Bortz WM 2nd. The disuse syndrome. West J Med. 1984 Nov;141(5):691-4. PMID: 6516349; PMCID: PMC1011199.
Este estudio -de los más citados sobre el tema- analiza cómo la inactividad física, característica de la sociedad moderna y que se acrecenta con el envejecimiento y la jubilación, afecta profundamente al organismo. Los efectos acumulados de la inactividad forman un conjunto reconocible de problemas que se denomina “síndrome de desuso”. Sus cinco características principales son: vulnerabilidad cardiovascular, obesidad, fragilidad musculoesquelética, depresión y envejecimiento prematuro.

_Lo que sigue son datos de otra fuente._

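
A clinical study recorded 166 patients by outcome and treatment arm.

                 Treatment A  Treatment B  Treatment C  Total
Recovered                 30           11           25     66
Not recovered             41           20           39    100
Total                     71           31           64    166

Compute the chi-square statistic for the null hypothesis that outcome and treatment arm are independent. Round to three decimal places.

0.434

Grand total N = 166.
Expected counts (row total × column total / N):
  Recovered, Treatment A: 66×71/166 = 28.2289
  Recovered, Treatment B: 66×31/166 = 12.3253
  Recovered, Treatment C: 66×64/166 = 25.4458
  Not recovered, Treatment A: 100×71/166 = 42.7711
  Not recovered, Treatment B: 100×31/166 = 18.6747
  Not recovered, Treatment C: 100×64/166 = 38.5542
Contributions (O − E)²/E:
  (30 − 28.2289)²/28.2289 = 0.1111
  (11 − 12.3253)²/12.3253 = 0.1425
  (25 − 25.4458)²/25.4458 = 0.0078
  (41 − 42.7711)²/42.7711 = 0.0733
  (20 − 18.6747)²/18.6747 = 0.0941
  (39 − 38.5542)²/38.5542 = 0.0052
χ² = 0.1111 + 0.1425 + 0.0078 + 0.0733 + 0.0941 + 0.0052 = 0.434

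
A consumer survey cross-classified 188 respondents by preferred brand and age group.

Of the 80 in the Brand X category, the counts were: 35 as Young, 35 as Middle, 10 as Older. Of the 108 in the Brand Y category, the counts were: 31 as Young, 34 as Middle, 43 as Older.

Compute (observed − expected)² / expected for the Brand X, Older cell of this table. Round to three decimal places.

Row total (Brand X) = 80; column total (Older) = 53; N = 188.
Expected count E = 80 × 53 / 188 = 22.5532.
Contribution = (O − E)²/E = (10 − 22.5532)² / 22.5532 = 6.987.

6.987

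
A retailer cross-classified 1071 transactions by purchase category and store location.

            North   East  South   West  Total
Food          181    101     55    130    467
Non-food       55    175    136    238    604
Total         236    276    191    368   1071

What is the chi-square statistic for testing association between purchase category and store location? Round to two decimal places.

137.89

Grand total N = 1071.
Expected counts (row total × column total / N):
  Food, North: 467×236/1071 = 102.9057
  Food, East: 467×276/1071 = 120.3473
  Food, South: 467×191/1071 = 83.2838
  Food, West: 467×368/1071 = 160.4631
  Non-food, North: 604×236/1071 = 133.0943
  Non-food, East: 604×276/1071 = 155.6527
  Non-food, South: 604×191/1071 = 107.7162
  Non-food, West: 604×368/1071 = 207.5369
Contributions (O − E)²/E:
  (181 − 102.9057)²/102.9057 = 59.2651
  (101 − 120.3473)²/120.3473 = 3.1103
  (55 − 83.2838)²/83.2838 = 9.6054
  (130 − 160.4631)²/160.4631 = 5.7833
  (55 − 133.0943)²/133.0943 = 45.8225
  (175 − 155.6527)²/155.6527 = 2.4048
  (136 − 107.7162)²/107.7162 = 7.4267
  (238 − 207.5369)²/207.5369 = 4.4715
χ² = 59.2651 + 3.1103 + 9.6054 + 5.7833 + 45.8225 + 2.4048 + 7.4267 + 4.4715 = 137.89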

La publicación revisa cómo la inactividad afecta prácticamente a todos los sistemas del organismo: musculoesquelético, cardiovascular, respiratorio, digestivo, genitourinario, reproductivo, endocrino, nervioso, inmunológico, salud mental y sangre. Así, contribuye de forma notable a enfermedades como obesidad, diabetes, hipertensión, artritis degenerativa, enfermedad cardiovascular, depresión…
El autor destaca que el cuerpo tiene una gran capacidad de reserva, pero que cuando cae por debajo de cierto nivel aparecen enfermedades graves. Además, los efectos del síndrome de desuso son reversibles.